My first international conference: part 2

Thursday January 14th – Today is the big day!

My talk is scheduled for 1:54pm in the session: Hard Magnetic Materials and Processing II. I have already practised my talk and, maybe due to nerves, I am clocking in at 15 minutes, far too long for the 10-minute time limit! I spend the morning practising my talk and finally feel confident that I have it down an hour before the 1:30pm session start time. After a quick lunch, it’s go time.

My presentation is the third of fifteen in the session and I like that I can get it over and done with. I set-up my laptop and watch the presentation before mine, given by J. Meakin from the University of Birmingham.

Quicker than I’d like, his talk is over and I’m standing in front of a room of experts, holding a laser pointer and being introduced by the chair of the session. I start to talk and fall into a routine and then, before I realise, I am on the last slide. The timer on my computer clocks in at 10 minutes and I summarise my conclusions before inviting questions. The first question is an easy to answer question on one of my experimental methods and another is on the size of my models for my simulations. After a small discussion with the audience members, it is time for the next speaker to begin the presentation and with that I sit down and allow myself to relax.

After the session I stuck around to see if anyone wanted to talk about my presentation. One criticism of the conference is that because it is so big (around 2000 attendees), to fit every talk into four days, there is no time for breaks mid-sessions. Having breaks for coffee has been common in smaller conferences I’ve been to and are fantastic opportunities to catch someone after their talk or to introduce yourself to someone while you wait for your tea to stew.

For the evening, there was an IEEE young professionals networking event, which I was keen to attend. Grabbing a coke and some hors d’oeuvres, I join a group of people and funnily enough, after travelling across the world, I am chatting to a postdoc and final year PhD student from the University of Leeds. We are soon joined by a couple of Masters students from Oregon State University. We sit down to be given an introduction to the IEEE Young Professionals group, before two follow up presentations on publishing work and career paths. We finish the night going for food and beers, which was a great way to cap off an eventful day!

Friday January 15th 

Having had a late one the night previously, I allowed myself a bit of a lie-in this morning. With my talk yesterday, I felt a massive weight off my shoulders. While I didn’t let myself get too stressed about my talk, there was always a feeling over the first few days of the conference to practise one more time or read up on this-that-or-the-other just in case I get asked…Now it was done, I could completely relax.

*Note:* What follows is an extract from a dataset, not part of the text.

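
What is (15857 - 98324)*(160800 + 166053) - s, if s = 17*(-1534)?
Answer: -26954560273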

I decided to spend the morning gathering my stuff together and packing up in preparation for checking out at noon. I went to the morning poster session and spent some time speaking to J. Wells from the National Physical Laboratory in the UK, as his poster grabbed my attention and was really easy to follow. It was on an area of magnetics that I was a little familiar with (spin torque domain wall motion), but his poster was really interesting and he was happy to talk to me about his research and the significance of his work.

Noon came around and after checking-out of my room and a spot of lunch, I went to an oral presentation session on Nanostructured Hard Materials II. Hard magnetics is my area of research and so the audience was littered with familiar faces from the session my presentation was a part of. A number of talks really stood out in this session and spoke to another student about her work, because she was using similar preparation methods to myself.

Before long the session came to an end and that was the end of the conference. Overall, this conference has been a real highlight of my PhD program. It was really uplifting to be around so many other researchers, exchanging ideas and discussing their research. I’m in the final year of my CDT program, so it remains to be seen what I will be doing after, but I’m glad I can say I attended at least one major, international conference and presented my work to an audience of experts, and survived.

With that said, I have a few days of sight-seeing planned so with that I’ll draw this blog to a close.